CzarnaMadzia
Moderatorka
- Dołączył(a)
- 6 Listopad 2015
- Postów
- 4 536
Czarna tak mój m jest strasznie rodzinny a teściowa wygodna.
Ja rozumiem że musi sobie dawać radę ale czasami przesadza jak np. W wakacje. Remontów domu,fachowiec przyjeżdżał z dziećmi którymi się musiałam opiekować, ja po operacji a z nią trzeba do lekarza, ani zostawić mnie z dziećmi ani fachowca samego ale ona musi i tyle. Powiedziała to tydzień wcześniej. A pociągiem jakby pojechała to wysiada by 300 m od lekarza. No kurde.

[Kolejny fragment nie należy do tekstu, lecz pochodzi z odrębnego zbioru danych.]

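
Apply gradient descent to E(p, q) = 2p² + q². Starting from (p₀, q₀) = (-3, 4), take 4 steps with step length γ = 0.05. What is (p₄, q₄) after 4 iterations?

∇E = (4p, 2q)
Step 1: at (-3, 4), ∇E = (-12, 8) → (-3, 4) − 0.05·(-12, 8) = (-2.4, 3.6)
Step 2: at (-2.4, 3.6), ∇E = (-9.6, 7.2) → (-2.4, 3.6) − 0.05·(-9.6, 7.2) = (-1.92, 3.24)
Step 3: at (-1.92, 3.24), ∇E = (-7.68, 6.48) → (-1.92, 3.24) − 0.05·(-7.68, 6.48) = (-1.536, 2.916)
Step 4: at (-1.536, 2.916), ∇E = (-6.144, 5.832) → (-1.536, 2.916) − 0.05·(-6.144, 5.832) = (-1.2288, 2.6244)

(-1.2288, 2.6244)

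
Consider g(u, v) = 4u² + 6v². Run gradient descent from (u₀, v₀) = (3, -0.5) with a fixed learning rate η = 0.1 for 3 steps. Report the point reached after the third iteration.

∇g = (8u, 12v)
(u₁, v₁) = (3, -0.5) − 0.1·(24, -6) = (0.6, 0.1)
(u₂, v₂) = (0.6, 0.1) − 0.1·(4.8, 1.2) = (0.12, -0.02)
(u₃, v₃) = (0.12, -0.02) − 0.1·(0.96, -0.24) = (0.024, 0.004)

(0.024, 0.004)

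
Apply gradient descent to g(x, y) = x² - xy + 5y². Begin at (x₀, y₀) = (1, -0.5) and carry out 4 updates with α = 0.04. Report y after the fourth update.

0.00631808

∇g = (2x - y, -x + 10y)
Step 1: at (1, -0.5), ∇g = (2.5, -6) → (1, -0.5) − 0.04·(2.5, -6) = (0.9, -0.26)
Step 2: at (0.9, -0.26), ∇g = (2.06, -3.5) → (0.9, -0.26) − 0.04·(2.06, -3.5) = (0.8176, -0.12)
Step 3: at (0.8176, -0.12), ∇g = (1.7552, -2.0176) → (0.8176, -0.12) − 0.04·(1.7552, -2.0176) = (0.747392, -0.039296)
Step 4: at (0.747392, -0.039296), ∇g = (1.53408, -1.140352) → (0.747392, -0.039296) − 0.04·(1.53408, -1.140352) = (0.6860288, 0.00631808)
y = 0.00631808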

A najbardziej mnie zdenerwowala że nie przyszła na roczek do wnuka bo niby nie mogła bo w pracy, a parę dni później się wygadala że ma 15 dni urlopu. Tylko że jak drugi wnuk był w Polsce to wzięła dwa tygodnie da się da. Dzień by jej nie zbawil. Bo tej sytuacji zupełnie inaczej na nią patrzę. Jak to się mówi hak jest w zad.
Ruda - powiem Ci ze moja teściowa też mnie mega wkurwia. Typowa zimna ofiara losu. Ona się żali na wszystko zawsze pokrzywdzona przez los, męża, szefa i **** wie kogo jeszcze. Odkąd urodziłam synka mnie ma już totalnie w dupie, o nic się nie zapyta, nie słucha a jak zaczynam mówić to przerywa z tekstem "czekaj Magda bo coś Tomek ciekawego teraz mówi".... nosz kurde. Co do wnuków. Jak moja szwagierka urodziła to sobie urlop wzięła i jej pomagała przez dwa tygodnie, jak ja urodziłam to nawet nie zaproponowała pomocy.